A Fin24 reader asks:
How can I plan for my child's education?
Heather Robertson, a certified financial planner at
Blink Consulting, responds:
All parents want their children to achieve their fullest
potential and most agree that education is key.
But a good education comes at a
price. From primary school through to university, education bills will be one
of your heaviest financial burdens as a parent.
Fortunately, there are a number of strategies you can use to
maximise the savings you put away for your child's education.
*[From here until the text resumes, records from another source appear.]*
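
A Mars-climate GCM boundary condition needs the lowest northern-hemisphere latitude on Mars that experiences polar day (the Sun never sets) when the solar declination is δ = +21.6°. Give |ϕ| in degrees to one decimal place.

|ϕ| = 68.4°

Polar day requires cos h₀ = −tan ϕ tan δ ≤ −1, i.e. tan ϕ tan δ ≥ 1.
The boundary is |tan ϕ| · |tan δ| = 1, so |ϕ| = 90° − |δ| = 90° − 21.6° = 68.4° in the northern hemisphere.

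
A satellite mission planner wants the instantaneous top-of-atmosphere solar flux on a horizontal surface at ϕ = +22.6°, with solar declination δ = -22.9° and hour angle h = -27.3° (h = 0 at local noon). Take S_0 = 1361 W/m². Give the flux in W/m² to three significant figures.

825 W/m²

cos θ_z = sin ϕ sin δ + cos ϕ cos δ cos h = -0.149539 + 0.755723 = 0.606184.
Flux = S_0 · cos θ_z = 1361 × 0.606184 = 825.0 W/m².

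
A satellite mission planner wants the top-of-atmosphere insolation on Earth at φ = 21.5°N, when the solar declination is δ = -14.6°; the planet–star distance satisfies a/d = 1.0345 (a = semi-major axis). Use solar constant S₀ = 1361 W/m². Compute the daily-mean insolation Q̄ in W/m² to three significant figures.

Q̄ ≈ 352 W/m²

cos H₀ = −tan(+21.5°) tan(-14.600°) = 0.1026, H₀ = 1.4680 rad.
Bracket: H₀ sin φ sin δ + cos φ cos δ sin H₀ = 1.4680×0.36650×-0.25207 + 0.93042×0.96771×0.99472 = -0.135619 + 0.895623 = 0.760004.
Inverse-square distance factor (a/d)² = 1.0345² = 1.070190.
Q̄ = (S₀/π) × 1.070190 × [bracket] = (1361/π) × 1.070190 × 0.760004 = 352.4 W/m².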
Below is a brief
overview of the most popular options currently available.
Fundisa account
This is a government-incentivised education plan that gives
you an annual bonus of up to R600 on an annual saving of R2 400. The funds must
be used for your child's tertiary education, otherwise the bonus will be
forfeited.
Lump sum investment
If you have a lump sum available now, it can be invested to
provide a sizeable return when you need it most.
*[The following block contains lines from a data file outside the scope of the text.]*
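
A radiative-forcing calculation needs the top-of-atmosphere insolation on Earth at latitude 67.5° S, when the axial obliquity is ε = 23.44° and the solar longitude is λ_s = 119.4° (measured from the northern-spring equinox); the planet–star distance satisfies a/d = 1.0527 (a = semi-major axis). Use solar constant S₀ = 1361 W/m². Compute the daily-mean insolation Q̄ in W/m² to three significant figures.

Q̄ ≈ 5.80 W/m²

Solar declination: sin δ = sin ε · sin λ_s = sin 23.44° × sin 119.4° = 0.34656, so δ = +20.277°.
cos H₀ = −tan(-67.5°) tan(+20.277°) = 0.8919, H₀ = 0.4692 rad.
Bracket: H₀ sin φ sin δ + cos φ cos δ sin H₀ = 0.4692×-0.92388×0.34656 + 0.38268×0.93803×0.45215 = -0.150228 + 0.162306 = 0.012078.
Inverse-square distance factor (a/d)² = 1.0527² = 1.108177.
Q̄ = (S₀/π) × 1.108177 × [bracket] = (1361/π) × 1.108177 × 0.012078 = 5.798 W/m².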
Due to the magic of compound
interest, the longer you can leave the funds invested, the greater your return
is likely to be. (Compound interest arises when interest is added to the
principal, so that from that moment on the interest that has been added also
earns interest.)
Education endowment plan
This investment provides a tax-free lump sum after five
years. Depending on the product provider, minimum contributions will apply. You
can also add premium waivers and investment guarantees.
Life insurance
Although not a savings product, life insurance gives you
peace of mind that your child's education expenses will be taken care of should
you or your spouse die or become disabled.
When your financial adviser calculates how much cover you
need for education, your choice of public or private school, whether funds will
be needed to pay for university as well as additional expenses such as uniforms
and textbooks will need to be considered.